Even if all psychotropic medications have been safely discontinued, pregnancy in women with BPD should be considered as a high-risk pregnancy, because the risk of major psychiatric illness during pregnancy is increased in the absence of treatment with mood-stabilizing medication and is even higher postpartum. Extreme vigilance is required for early detection of an impending relapse of illness, and rapid intervention can significantly reduce morbidity and improve overall prognosis.
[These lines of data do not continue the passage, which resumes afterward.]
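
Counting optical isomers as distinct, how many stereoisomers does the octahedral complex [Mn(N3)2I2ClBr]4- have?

The distinct arrangements are (6 in all): N3 trans, I trans; N3 cis, I cis (3 arrangements, 2 chiral); N3 trans, I cis; N3 cis, I trans.
Of these, 2 lack any improper symmetry element and so occur as enantiomeric pairs, giving 6 + 2 = 8 stereoisomers in total.

8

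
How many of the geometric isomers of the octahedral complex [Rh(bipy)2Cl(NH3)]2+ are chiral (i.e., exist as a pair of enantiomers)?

The six octahedral sites form three mutually perpendicular trans pairs.
Each bipy is bidentate and must span two cis positions.
The distinct arrangements are (2 in all): Cl and NH3 mutually trans; Cl and NH3 mutually cis (chiral).
One of these lacks any improper symmetry element and so occurs as an enantiomeric pair, giving 2 + 1 = 3 stereoisomers in total.

1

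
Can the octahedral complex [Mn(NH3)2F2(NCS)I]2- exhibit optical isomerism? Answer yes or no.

An octahedron has six vertices in three trans pairs; every non-trans pair is cis.
Systematic placement gives 6 geometric isomers: NH3 trans, F trans; NH3 cis, F trans; NH3 trans, F cis; NH3 cis, F cis (3 arrangements, 2 chiral).
Of these, 2 lack any improper symmetry element and so occur as enantiomeric pairs, giving 6 + 2 = 8 stereoisomers in total.

yes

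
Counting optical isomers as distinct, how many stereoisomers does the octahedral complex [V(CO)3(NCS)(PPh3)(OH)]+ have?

5

The six octahedral sites form three mutually perpendicular trans pairs.
There are 4 geometric isomers: CO mer (3 arrangements); CO fac (chiral).
One of these lacks any improper symmetry element and so occurs as an enantiomeric pair, giving 4 + 1 = 5 stereoisomers in total.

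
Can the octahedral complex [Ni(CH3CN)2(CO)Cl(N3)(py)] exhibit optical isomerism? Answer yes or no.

An octahedron has six vertices in three trans pairs; every non-trans pair is cis.
Exhaustive case analysis gives 9 geometric isomers.
Of these, 6 lack any improper symmetry element and so occur as enantiomeric pairs, giving 9 + 6 = 15 stereoisomers in total.

yes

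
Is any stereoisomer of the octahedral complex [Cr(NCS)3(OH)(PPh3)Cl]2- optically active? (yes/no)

yes

In an octahedral complex each vertex has one trans partner and four cis neighbours.
The distinct arrangements are (4 in all): NCS mer (3 arrangements); NCS fac (chiral).
One of these lacks any improper symmetry element and so occurs as an enantiomeric pair, giving 4 + 1 = 5 stereoisomers in total.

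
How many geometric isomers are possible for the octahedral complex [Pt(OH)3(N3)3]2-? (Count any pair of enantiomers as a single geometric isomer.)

Systematic placement gives 2 geometric isomers: OH mer; OH fac.

2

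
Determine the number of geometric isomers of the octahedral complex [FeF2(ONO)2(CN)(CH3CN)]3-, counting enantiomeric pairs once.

The six octahedral sites form three mutually perpendicular trans pairs.
Working through the distinct placements yields 6 geometric isomers: F trans, ONO trans; F cis, ONO cis (3 arrangements, 2 chiral); F cis, ONO trans; F trans, ONO cis.

6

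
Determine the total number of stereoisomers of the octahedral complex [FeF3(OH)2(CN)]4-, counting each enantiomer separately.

There are 3 geometric isomers: F mer, OH trans; F fac, OH cis; F mer, OH cis.
Each arrangement has an internal mirror plane or centre of symmetry, so none is chiral.

3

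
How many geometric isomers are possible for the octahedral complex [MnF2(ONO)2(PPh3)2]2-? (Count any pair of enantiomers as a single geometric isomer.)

The six octahedral sites form three mutually perpendicular trans pairs.
Systematic placement gives 5 geometric isomers: F trans, ONO trans, PPh3 trans; F trans, ONO cis, PPh3 cis; F cis, ONO cis, PPh3 trans; F cis, ONO cis, PPh3 cis (chiral); F cis, ONO trans, PPh3 cis.

5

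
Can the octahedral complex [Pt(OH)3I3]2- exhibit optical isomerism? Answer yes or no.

no

An octahedron has six vertices in three trans pairs; every non-trans pair is cis.
There are 2 geometric isomers: OH mer; OH fac.
Each arrangement has an internal mirror plane or centre of symmetry, so none is chiral.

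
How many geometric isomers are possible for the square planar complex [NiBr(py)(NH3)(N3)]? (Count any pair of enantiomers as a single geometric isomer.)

3

In a square planar complex each vertex has one trans partner and two cis neighbours.
The distinct arrangements are (3 in all): (Br/NH3 trans, N3/py trans); (Br/py trans, N3/NH3 trans); (Br/N3 trans, NH3/py trans).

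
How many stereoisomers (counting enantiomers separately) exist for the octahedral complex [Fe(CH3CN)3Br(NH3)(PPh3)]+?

5

Working through the distinct placements yields 4 geometric isomers: CH3CN mer (3 arrangements); CH3CN fac (chiral).
One of these lacks any improper symmetry element and so occurs as an enantiomeric pair, giving 4 + 1 = 5 stereoisomers in total.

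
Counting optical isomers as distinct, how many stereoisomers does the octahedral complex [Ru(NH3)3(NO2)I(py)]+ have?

5

An octahedron has six vertices in three trans pairs; every non-trans pair is cis.
Systematic placement gives 4 geometric isomers: NH3 mer (3 arrangements); NH3 fac (chiral).
One of these lacks any improper symmetry element and so occurs as an enantiomeric pair, giving 4 + 1 = 5 stereoisomers in total.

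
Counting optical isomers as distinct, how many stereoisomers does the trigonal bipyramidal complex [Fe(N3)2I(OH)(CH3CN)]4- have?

In a trigonal bipyramid the two axial positions differ from the three equatorial ones.
Placing the ligands in turn and identifying arrangements related by rotation or reflection leaves 7 distinct geometric isomers.
Of these, 3 lack any improper symmetry element and so occur as enantiomeric pairs, giving 7 + 3 = 10 stereoisomers in total.

10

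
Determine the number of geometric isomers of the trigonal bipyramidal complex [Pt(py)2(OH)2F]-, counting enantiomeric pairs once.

5

Systematic enumeration (placing each ligand type in turn and discarding arrangements equivalent by rotation or reflection) gives 5 geometric isomers.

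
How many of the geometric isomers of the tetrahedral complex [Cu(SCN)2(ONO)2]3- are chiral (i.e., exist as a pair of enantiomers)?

Only one geometric arrangement is possible.

0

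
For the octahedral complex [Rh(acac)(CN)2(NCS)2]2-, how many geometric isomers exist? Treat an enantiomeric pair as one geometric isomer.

An octahedron has six vertices in three trans pairs; every non-trans pair is cis.
Each acac is bidentate and must span two cis positions.
Systematic placement gives 3 geometric isomers: CN trans, NCS cis; CN cis, NCS cis (chiral); CN cis, NCS trans.

3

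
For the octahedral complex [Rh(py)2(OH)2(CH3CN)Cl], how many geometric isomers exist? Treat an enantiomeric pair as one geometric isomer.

6

In an octahedral complex each vertex has one trans partner and four cis neighbours.
Systematic placement gives 6 geometric isomers: py trans, OH trans; py cis, OH cis (3 arrangements, 2 chiral); py trans, OH cis; py cis, OH trans.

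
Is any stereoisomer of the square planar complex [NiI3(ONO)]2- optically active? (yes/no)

A square has two trans pairs of vertices; adjacent vertices are cis.
Only one geometric arrangement is possible.

no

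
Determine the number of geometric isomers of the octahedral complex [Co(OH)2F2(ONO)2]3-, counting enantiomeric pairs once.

5

In an octahedral complex each vertex has one trans partner and four cis neighbours.
The distinct arrangements are (5 in all): OH trans, F trans, ONO trans; OH cis, F trans, ONO cis; OH cis, F cis, ONO trans; OH cis, F cis, ONO cis (chiral); OH trans, F cis, ONO cis.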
Although the impact of pregnancy on the natural course of BPD is not well described, studies suggest that any “protective” effects of pregnancy on risk for recurrence of mania or depression in women with BPD are limited,⁸⁴ and the risk for relapse and chronicity following discontinuation of mood stabilizers is high.^85–88 Given these data, clinicians and bipolar women who are either pregnant or who wish to conceive find themselves between a “teratologic rock and a clinical hard place.”⁸⁹

PSYCHOSIS DURING PREGNANCY

Although anecdotal reports describe improvement of symptoms in some chronically mentally ill women during pregnancy, as a group these patients are at increased risk for poor fetal outcome.^90,91 Acute psychosis during pregnancy is both an obstetric and psychiatric emergency. Similar to other psychiatric symptoms of new onset, first onset of psychosis during pregnancy cannot be presumed to be reactive; it requires a systematic diagnostic evaluation. Psychosis during pregnancy may inhibit a woman’s ability to obtain appropriate and necessary prenatal care or to cooperate with caregivers during delivery.^90–92

Treatment of psychosis during pregnancy may include use of high-potency neuroleptic medications, such as haloperidol or thiothixene, which have not been associated with an increased risk of congenital malformations when used in the first trimester of pregnancy.^93,94 Historically, lower-potency antipsychotics have typically been avoided because of data supporting an increased risk of congenital malformations associated with prenatal exposure to these compounds.^95,96 However, their use is not absolutely contraindicated.